Don't Rinse Raw Chicken in the Sink
Don't wash chicken before cooking it; all you're doing is spreading bacteria around your kitchen. Slawomir Fajer/iStock/Thinkstock

You might be thinking that if it's critical to wash vegetables and fruit, then raw poultry ought to be washed, too. Hey, even superstar TV chef Julia Child used to do it. Not to mention an estimated 90 percent of Americans, according to research conducted by the U.S. Department of Agriculture.
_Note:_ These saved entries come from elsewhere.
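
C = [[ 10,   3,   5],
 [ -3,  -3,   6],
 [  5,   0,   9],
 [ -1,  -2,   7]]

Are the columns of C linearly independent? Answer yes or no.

Row reduce C to echelon form.
R2 ← R2 + (3/10)·R1: [0, -21/10, 15/2]
R3 ← R3 − (1/2)·R1: [0, -3/2, 13/2]
R4 ← R4 + (1/10)·R1: [0, -17/10, 15/2]
R3 ← R3 − (5/7)·R2: [0, 0, 8/7]
R4 ← R4 − (17/21)·R2: [0, 0, 10/7]
R4 ← R4 − (5/4)·R3: [0, 0, 0]
3 pivots among 3 columns.
Every column is a pivot column, so the columns are linearly independent.

yes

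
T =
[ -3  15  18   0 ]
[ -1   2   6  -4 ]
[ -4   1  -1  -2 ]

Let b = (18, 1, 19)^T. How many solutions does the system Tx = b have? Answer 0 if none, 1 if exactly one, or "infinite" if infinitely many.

Row reduce the augmented matrix [T | b].
R2 ← R2 − (1/3)·R1: [0, -3, 0, -4, -5]
R3 ← R3 − (4/3)·R1: [0, -19, -25, -2, -5]
R3 ← R3 − (19/3)·R2: [0, 0, -25, 70/3, 80/3]
The echelon form has 3 nonzero rows, and every pivot lies in the first 4 columns, so rank(T) = rank([T|b]) = 3.
The system is consistent.
rank = 3 < 4 unknowns, so there are infinitely many solutions.

infinite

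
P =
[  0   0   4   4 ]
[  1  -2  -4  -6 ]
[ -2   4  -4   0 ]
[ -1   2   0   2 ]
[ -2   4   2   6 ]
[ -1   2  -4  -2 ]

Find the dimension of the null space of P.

2

Row reduce to echelon form.
Swap R1 ↔ R2
R3 ← R3 + (2)·R1: [0, 0, -12, -12]
R4 ← R4 + R1: [0, 0, -4, -4]
R5 ← R5 + (2)·R1: [0, 0, -6, -6]
R6 ← R6 + R1: [0, 0, -8, -8]
R3 ← R3 + (3)·R2: [0, 0, 0, 0]
R4 ← R4 + R2: [0, 0, 0, 0]
R5 ← R5 + (3/2)·R2: [0, 0, 0, 0]
R6 ← R6 + (2)·R2: [0, 0, 0, 0]
2 nonzero rows, so rank(P) = 2.
P has 4 columns; by rank–nullity, nullity = 4 − 2 = 2.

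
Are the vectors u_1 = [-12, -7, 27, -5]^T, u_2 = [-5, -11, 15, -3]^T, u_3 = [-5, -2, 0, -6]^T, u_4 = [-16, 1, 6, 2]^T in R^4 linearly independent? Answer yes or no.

Form the matrix with these vectors as rows and row reduce.
R2 ← R2 − (5/12)·R1: [0, -97/12, 15/4, -11/12]
R3 ← R3 − (5/12)·R1: [0, 11/12, -45/4, -47/12]
R4 ← R4 − (4/3)·R1: [0, 31/3, -30, 26/3]
R3 ← R3 + (11/97)·R2: [0, 0, -1050/97, -390/97]
R4 ← R4 + (124/97)·R2: [0, 0, -2445/97, 727/97]
R4 ← R4 − (163/70)·R3: [0, 0, 0, 118/7]
4 nonzero rows, so the 4 vectors span a space of dimension 4.
Since 4 = 4, the vectors are linearly independent.

yes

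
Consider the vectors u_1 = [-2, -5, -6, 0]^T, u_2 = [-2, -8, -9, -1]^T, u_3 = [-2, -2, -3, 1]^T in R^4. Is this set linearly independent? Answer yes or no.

no

Form the matrix with these vectors as rows and row reduce.
R2 ← R2 − R1: [0, -3, -3, -1]
R3 ← R3 − R1: [0, 3, 3, 1]
R3 ← R3 + R2: [0, 0, 0, 0]
2 nonzero rows, so the 3 vectors span a space of dimension 2.
Since 2 < 3, the vectors are linearly dependent.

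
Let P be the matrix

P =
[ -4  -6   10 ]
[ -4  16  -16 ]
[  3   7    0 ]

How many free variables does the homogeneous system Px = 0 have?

0

Row reduce to echelon form.
R2 ← R2 − R1: [0, 22, -26]
R3 ← R3 + (3/4)·R1: [0, 5/2, 15/2]
R3 ← R3 − (5/44)·R2: [0, 0, 115/11]
3 nonzero rows, so rank(P) = 3.
P has 3 columns; by rank–nullity, nullity = 3 − 3 = 0.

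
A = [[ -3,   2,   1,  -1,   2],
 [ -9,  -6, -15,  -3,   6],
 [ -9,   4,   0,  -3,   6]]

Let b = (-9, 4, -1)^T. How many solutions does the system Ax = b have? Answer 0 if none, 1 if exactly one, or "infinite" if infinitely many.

Row reduce the augmented matrix [A | b].
R2 ← R2 − (3)·R1: [0, -12, -18, 0, 0, 31]
R3 ← R3 − (3)·R1: [0, -2, -3, 0, 0, 26]
R3 ← R3 − (1/6)·R2: [0, 0, 0, 0, 0, 125/6]
The echelon form has 3 nonzero rows; the last pivot sits in the augmented column, so rank(A) = 2 but rank([A|b]) = 3.
Since the ranks differ, the system is inconsistent.
It has no solutions.

0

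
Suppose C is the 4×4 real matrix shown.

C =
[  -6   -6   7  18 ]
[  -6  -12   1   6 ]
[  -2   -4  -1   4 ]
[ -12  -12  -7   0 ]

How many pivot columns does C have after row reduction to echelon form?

4

Row reduce to echelon form.
R2 ← R2 − R1: [0, -6, -6, -12]
R3 ← R3 − (1/3)·R1: [0, -2, -10/3, -2]
R4 ← R4 − (2)·R1: [0, 0, -21, -36]
R3 ← R3 − (1/3)·R2: [0, 0, -4/3, 2]
R4 ← R4 − (63/4)·R3: [0, 0, 0, -135/2]
Echelon form has 4 nonzero rows, so rank(C) = 4.
Each nonzero row contributes one pivot column: 4 pivot columns.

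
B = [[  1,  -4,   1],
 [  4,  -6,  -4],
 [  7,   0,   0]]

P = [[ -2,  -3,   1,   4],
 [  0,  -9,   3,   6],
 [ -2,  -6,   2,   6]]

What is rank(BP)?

First compute BP:
[[ -4,  27,  -9, -14],
 [  0,  66, -22, -44],
 [-14, -21,   7,  28]]
Now row reduce the product.
R3 ← R3 − (7/2)·R1: [0, -231/2, 77/2, 77]
R3 ← R3 + (7/4)·R2: [0, 0, 0, 0]
2 nonzero rows, so rank(BP) = 2.

2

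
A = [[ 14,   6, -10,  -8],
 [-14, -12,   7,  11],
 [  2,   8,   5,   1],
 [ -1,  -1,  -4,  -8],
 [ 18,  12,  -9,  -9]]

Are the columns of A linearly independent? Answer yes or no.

Row reduce A to echelon form.
R2 ← R2 + R1: [0, -6, -3, 3]
R3 ← R3 − (1/7)·R1: [0, 50/7, 45/7, 15/7]
R4 ← R4 + (1/14)·R1: [0, -4/7, -33/7, -60/7]
R5 ← R5 − (9/7)·R1: [0, 30/7, 27/7, 9/7]
R3 ← R3 + (25/21)·R2: [0, 0, 20/7, 40/7]
R4 ← R4 − (2/21)·R2: [0, 0, -31/7, -62/7]
R5 ← R5 + (5/7)·R2: [0, 0, 12/7, 24/7]
R4 ← R4 + (31/20)·R3: [0, 0, 0, 0]
R5 ← R5 − (3/5)·R3: [0, 0, 0, 0]
3 pivots among 4 columns.
Only 3 < 4 pivot columns, so the columns are linearly dependent.

no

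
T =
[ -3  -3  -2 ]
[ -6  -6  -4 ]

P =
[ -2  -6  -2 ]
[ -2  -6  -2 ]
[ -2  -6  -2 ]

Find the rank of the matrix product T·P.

1

First compute TP:
[[ 16,  48,  16],
 [ 32,  96,  32]]
Now row reduce the product.
R2 ← R2 − (2)·R1: [0, 0, 0]
1 nonzero row, so rank(TP) = 1.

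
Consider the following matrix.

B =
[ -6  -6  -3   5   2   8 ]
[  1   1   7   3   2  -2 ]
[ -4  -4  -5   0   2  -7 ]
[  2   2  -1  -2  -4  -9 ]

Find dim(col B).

Row reduce to echelon form.
R2 ← R2 + (1/6)·R1: [0, 0, 13/2, 23/6, 7/3, -2/3]
R3 ← R3 − (2/3)·R1: [0, 0, -3, -10/3, 2/3, -37/3]
R4 ← R4 + (1/3)·R1: [0, 0, -2, -1/3, -10/3, -19/3]
R3 ← R3 + (6/13)·R2: [0, 0, 0, -61/39, 68/39, -493/39]
R4 ← R4 + (4/13)·R2: [0, 0, 0, 11/13, -34/13, -85/13]
R4 ← R4 + (33/61)·R3: [0, 0, 0, 0, -102/61, -816/61]
Echelon form has 4 nonzero rows, so rank(B) = 4.
The column space has dimension equal to the rank: 4.

4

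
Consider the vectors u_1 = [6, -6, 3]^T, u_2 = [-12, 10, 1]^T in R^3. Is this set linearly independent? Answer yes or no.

Form the matrix with these vectors as rows and row reduce.
R2 ← R2 + (2)·R1: [0, -2, 7]
2 nonzero rows, so the 2 vectors span a space of dimension 2.
Since 2 = 2, the vectors are linearly independent.

yes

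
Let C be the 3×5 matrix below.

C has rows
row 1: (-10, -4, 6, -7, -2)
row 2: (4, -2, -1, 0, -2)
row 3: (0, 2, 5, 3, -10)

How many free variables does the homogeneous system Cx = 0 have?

2

Row reduce to echelon form.
R2 ← R2 + (2/5)·R1: [0, -18/5, 7/5, -14/5, -14/5]
R3 ← R3 + (5/9)·R2: [0, 0, 52/9, 13/9, -104/9]
3 nonzero rows, so rank(C) = 3.
C has 5 columns; by rank–nullity, nullity = 5 − 3 = 2.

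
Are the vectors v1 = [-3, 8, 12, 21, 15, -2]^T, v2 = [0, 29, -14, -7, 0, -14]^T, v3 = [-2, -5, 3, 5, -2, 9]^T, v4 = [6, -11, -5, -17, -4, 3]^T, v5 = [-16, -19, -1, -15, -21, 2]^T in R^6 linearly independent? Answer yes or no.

yes

Form the matrix with these vectors as rows and row reduce.
R3 ← R3 − (2/3)·R1: [0, -31/3, -5, -9, -12, 31/3]
R4 ← R4 + (2)·R1: [0, 5, 19, 25, 26, -1]
R5 ← R5 − (16/3)·R1: [0, -185/3, -65, -127, -101, 38/3]
R3 ← R3 + (31/87)·R2: [0, 0, -869/87, -1000/87, -12, 155/29]
R4 ← R4 − (5/29)·R2: [0, 0, 621/29, 760/29, 26, 41/29]
R5 ← R5 + (185/87)·R2: [0, 0, -8245/87, -12344/87, -101, -496/29]
R4 ← R4 + (1863/869)·R3: [0, 0, 0, 1360/869, 238/869, 11186/869]
R5 ← R5 − (8245/869)·R3: [0, 0, 0, -28528/869, 11171/869, -58931/869]
R5 ← R5 + (1783/85)·R4: [0, 0, 0, 0, 93/5, 1011/5]
5 nonzero rows, so the 5 vectors span a space of dimension 5.
Since 5 = 5, the vectors are linearly independent.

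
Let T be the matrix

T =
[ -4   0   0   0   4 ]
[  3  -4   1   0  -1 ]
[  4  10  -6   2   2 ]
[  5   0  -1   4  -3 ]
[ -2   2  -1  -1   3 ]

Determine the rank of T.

4

Row reduce to echelon form.
R2 ← R2 + (3/4)·R1: [0, -4, 1, 0, 2]
R3 ← R3 + R1: [0, 10, -6, 2, 6]
R4 ← R4 + (5/4)·R1: [0, 0, -1, 4, 2]
R5 ← R5 − (1/2)·R1: [0, 2, -1, -1, 1]
R3 ← R3 + (5/2)·R2: [0, 0, -7/2, 2, 11]
R5 ← R5 + (1/2)·R2: [0, 0, -1/2, -1, 2]
R4 ← R4 − (2/7)·R3: [0, 0, 0, 24/7, -8/7]
R5 ← R5 − (1/7)·R3: [0, 0, 0, -9/7, 3/7]
R5 ← R5 + (3/8)·R4: [0, 0, 0, 0, 0]
Echelon form has 4 nonzero rows, so rank(T) = 4.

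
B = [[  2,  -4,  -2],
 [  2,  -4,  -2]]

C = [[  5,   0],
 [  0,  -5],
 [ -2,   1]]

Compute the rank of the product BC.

1

First compute BC:
[[ 14,  18],
 [ 14,  18]]
Now row reduce the product.
R2 ← R2 − R1: [0, 0]
1 nonzero row, so rank(BC) = 1.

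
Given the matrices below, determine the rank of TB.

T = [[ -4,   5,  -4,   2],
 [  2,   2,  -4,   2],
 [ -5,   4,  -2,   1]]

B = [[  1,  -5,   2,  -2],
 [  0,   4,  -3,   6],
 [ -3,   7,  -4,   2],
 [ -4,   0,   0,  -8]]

First compute TB:
[[  0,  12,  -7,  14],
 [  6, -30,  14, -16],
 [ -3,  27, -14,  22]]
Now row reduce the product.
Swap R1 ↔ R2
R3 ← R3 + (1/2)·R1: [0, 12, -7, 14]
R3 ← R3 − R2: [0, 0, 0, 0]
2 nonzero rows, so rank(TB) = 2.

2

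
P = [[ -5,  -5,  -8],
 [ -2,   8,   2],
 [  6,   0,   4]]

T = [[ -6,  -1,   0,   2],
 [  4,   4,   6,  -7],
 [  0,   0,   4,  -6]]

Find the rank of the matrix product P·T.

First compute PT:
[[ 10, -15, -62,  73],
 [ 44,  34,  56, -72],
 [-36,  -6,  16, -12]]
Now row reduce the product.
R2 ← R2 − (22/5)·R1: [0, 100, 1644/5, -1966/5]
R3 ← R3 + (18/5)·R1: [0, -60, -1036/5, 1254/5]
R3 ← R3 + (3/5)·R2: [0, 0, -248/25, 372/25]
3 nonzero rows, so rank(PT) = 3.

3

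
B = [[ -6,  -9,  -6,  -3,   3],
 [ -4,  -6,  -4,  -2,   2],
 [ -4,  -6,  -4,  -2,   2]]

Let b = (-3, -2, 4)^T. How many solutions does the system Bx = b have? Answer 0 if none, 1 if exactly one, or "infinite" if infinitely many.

0

Row reduce the augmented matrix [B | b].
R2 ← R2 − (2/3)·R1: [0, 0, 0, 0, 0, 0]
R3 ← R3 − (2/3)·R1: [0, 0, 0, 0, 0, 6]
Swap R2 ↔ R3
The echelon form has 2 nonzero rows; the last pivot sits in the augmented column, so rank(B) = 1 but rank([B|b]) = 2.
Since the ranks differ, the system is inconsistent.
It has no solutions.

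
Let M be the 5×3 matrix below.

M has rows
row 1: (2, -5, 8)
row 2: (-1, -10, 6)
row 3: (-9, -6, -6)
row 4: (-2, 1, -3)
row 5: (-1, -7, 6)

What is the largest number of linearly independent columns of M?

3

Row reduce to echelon form.
R2 ← R2 + (1/2)·R1: [0, -25/2, 10]
R3 ← R3 + (9/2)·R1: [0, -57/2, 30]
R4 ← R4 + R1: [0, -4, 5]
R5 ← R5 + (1/2)·R1: [0, -19/2, 10]
R3 ← R3 − (57/25)·R2: [0, 0, 36/5]
R4 ← R4 − (8/25)·R2: [0, 0, 9/5]
R5 ← R5 − (19/25)·R2: [0, 0, 12/5]
R4 ← R4 − (1/4)·R3: [0, 0, 0]
R5 ← R5 − (1/3)·R3: [0, 0, 0]
Echelon form has 3 nonzero rows, so rank(M) = 3.
The rank gives the maximum number of linearly independent columns: 3.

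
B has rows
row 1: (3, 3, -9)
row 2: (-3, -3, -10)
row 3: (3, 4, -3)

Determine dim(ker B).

0

Row reduce to echelon form.
R2 ← R2 + R1: [0, 0, -19]
R3 ← R3 − R1: [0, 1, 6]
Swap R2 ↔ R3
3 nonzero rows, so rank(B) = 3.
B has 3 columns; by rank–nullity, nullity = 3 − 3 = 0.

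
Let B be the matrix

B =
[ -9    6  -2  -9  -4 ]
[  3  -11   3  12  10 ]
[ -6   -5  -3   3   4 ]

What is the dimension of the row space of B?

3

Row reduce to echelon form.
R2 ← R2 + (1/3)·R1: [0, -9, 7/3, 9, 26/3]
R3 ← R3 − (2/3)·R1: [0, -9, -5/3, 9, 20/3]
R3 ← R3 − R2: [0, 0, -4, 0, -2]
Echelon form has 3 nonzero rows, so rank(B) = 3.
The row space has dimension equal to the rank: 3.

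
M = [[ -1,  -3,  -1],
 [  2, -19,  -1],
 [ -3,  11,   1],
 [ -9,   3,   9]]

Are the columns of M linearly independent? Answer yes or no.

Row reduce M to echelon form.
R2 ← R2 + (2)·R1: [0, -25, -3]
R3 ← R3 − (3)·R1: [0, 20, 4]
R4 ← R4 − (9)·R1: [0, 30, 18]
R3 ← R3 + (4/5)·R2: [0, 0, 8/5]
R4 ← R4 + (6/5)·R2: [0, 0, 72/5]
R4 ← R4 − (9)·R3: [0, 0, 0]
3 pivots among 3 columns.
Every column is a pivot column, so the columns are linearly independent.

yes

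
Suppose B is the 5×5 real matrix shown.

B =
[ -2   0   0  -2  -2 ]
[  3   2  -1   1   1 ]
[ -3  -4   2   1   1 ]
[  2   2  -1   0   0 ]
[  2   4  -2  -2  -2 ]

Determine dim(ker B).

3

Row reduce to echelon form.
R2 ← R2 + (3/2)·R1: [0, 2, -1, -2, -2]
R3 ← R3 − (3/2)·R1: [0, -4, 2, 4, 4]
R4 ← R4 + R1: [0, 2, -1, -2, -2]
R5 ← R5 + R1: [0, 4, -2, -4, -4]
R3 ← R3 + (2)·R2: [0, 0, 0, 0, 0]
R4 ← R4 − R2: [0, 0, 0, 0, 0]
R5 ← R5 − (2)·R2: [0, 0, 0, 0, 0]
2 nonzero rows, so rank(B) = 2.
B has 5 columns; by rank–nullity, nullity = 5 − 2 = 3.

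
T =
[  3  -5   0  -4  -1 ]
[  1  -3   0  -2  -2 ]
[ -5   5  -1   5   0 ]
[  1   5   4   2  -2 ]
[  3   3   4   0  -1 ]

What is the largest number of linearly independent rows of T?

Row reduce to echelon form.
R2 ← R2 − (1/3)·R1: [0, -4/3, 0, -2/3, -5/3]
R3 ← R3 + (5/3)·R1: [0, -10/3, -1, -5/3, -5/3]
R4 ← R4 − (1/3)·R1: [0, 20/3, 4, 10/3, -5/3]
R5 ← R5 − R1: [0, 8, 4, 4, 0]
R3 ← R3 − (5/2)·R2: [0, 0, -1, 0, 5/2]
R4 ← R4 + (5)·R2: [0, 0, 4, 0, -10]
R5 ← R5 + (6)·R2: [0, 0, 4, 0, -10]
R4 ← R4 + (4)·R3: [0, 0, 0, 0, 0]
R5 ← R5 + (4)·R3: [0, 0, 0, 0, 0]
Echelon form has 3 nonzero rows, so rank(T) = 3.
The rank gives the maximum number of linearly independent rows: 3.

3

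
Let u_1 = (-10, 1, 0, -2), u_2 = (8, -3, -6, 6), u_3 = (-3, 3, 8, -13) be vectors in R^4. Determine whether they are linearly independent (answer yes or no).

Form the matrix with these vectors as rows and row reduce.
R2 ← R2 + (4/5)·R1: [0, -11/5, -6, 22/5]
R3 ← R3 − (3/10)·R1: [0, 27/10, 8, -62/5]
R3 ← R3 + (27/22)·R2: [0, 0, 7/11, -7]
3 nonzero rows, so the 3 vectors span a space of dimension 3.
Since 3 = 3, the vectors are linearly independent.

yes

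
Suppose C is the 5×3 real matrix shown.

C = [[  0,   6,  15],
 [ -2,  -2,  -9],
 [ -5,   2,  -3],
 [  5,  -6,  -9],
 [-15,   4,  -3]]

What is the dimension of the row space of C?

3

Row reduce to echelon form.
Swap R1 ↔ R2
R3 ← R3 − (5/2)·R1: [0, 7, 39/2]
R4 ← R4 + (5/2)·R1: [0, -11, -63/2]
R5 ← R5 − (15/2)·R1: [0, 19, 129/2]
R3 ← R3 − (7/6)·R2: [0, 0, 2]
R4 ← R4 + (11/6)·R2: [0, 0, -4]
R5 ← R5 − (19/6)·R2: [0, 0, 17]
R4 ← R4 + (2)·R3: [0, 0, 0]
R5 ← R5 − (17/2)·R3: [0, 0, 0]
Echelon form has 3 nonzero rows, so rank(C) = 3.
The row space has dimension equal to the rank: 3.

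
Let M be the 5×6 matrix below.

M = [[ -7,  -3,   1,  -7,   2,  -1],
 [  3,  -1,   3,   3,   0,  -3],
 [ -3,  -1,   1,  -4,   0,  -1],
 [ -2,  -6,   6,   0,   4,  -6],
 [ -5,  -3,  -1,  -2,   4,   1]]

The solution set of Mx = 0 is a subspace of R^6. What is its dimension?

3

Row reduce to echelon form.
R2 ← R2 + (3/7)·R1: [0, -16/7, 24/7, 0, 6/7, -24/7]
R3 ← R3 − (3/7)·R1: [0, 2/7, 4/7, -1, -6/7, -4/7]
R4 ← R4 − (2/7)·R1: [0, -36/7, 40/7, 2, 24/7, -40/7]
R5 ← R5 − (5/7)·R1: [0, -6/7, -12/7, 3, 18/7, 12/7]
R3 ← R3 + (1/8)·R2: [0, 0, 1, -1, -3/4, -1]
R4 ← R4 − (9/4)·R2: [0, 0, -2, 2, 3/2, 2]
R5 ← R5 − (3/8)·R2: [0, 0, -3, 3, 9/4, 3]
R4 ← R4 + (2)·R3: [0, 0, 0, 0, 0, 0]
R5 ← R5 + (3)·R3: [0, 0, 0, 0, 0, 0]
3 nonzero rows, so rank(M) = 3.
M has 6 columns; by rank–nullity, nullity = 6 − 3 = 3.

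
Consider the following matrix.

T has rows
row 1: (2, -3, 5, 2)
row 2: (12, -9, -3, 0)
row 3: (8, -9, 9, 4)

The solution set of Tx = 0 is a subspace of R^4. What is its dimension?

Row reduce to echelon form.
R2 ← R2 − (6)·R1: [0, 9, -33, -12]
R3 ← R3 − (4)·R1: [0, 3, -11, -4]
R3 ← R3 − (1/3)·R2: [0, 0, 0, 0]
2 nonzero rows, so rank(T) = 2.
T has 4 columns; by rank–nullity, nullity = 4 − 2 = 2.

2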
But as Drexel University associate professor of nutrition sciences Jennifer Quinlan told NPR in 2013, washing chicken and turkey meat is a very bad idea. "There's no reason, from a scientific point of view, to think you're making it any safer and in fact, you're making it less safe," she said. Washing increases the chance that you'll spread the bacteria that's already on the carcass around your kitchen, so that other food may become contaminated with nasty pathogens such as salmonella and campylobacter. These cause an estimated 1.9 million cases of food poisoning annually in the U.S.

If you want to kill off these dangerous bacteria, the surest way to do it is simply to stick the chicken in the oven or into a skillet and cook it to an internal temperature of 165 degrees F or 74 degrees C [source: Godoy].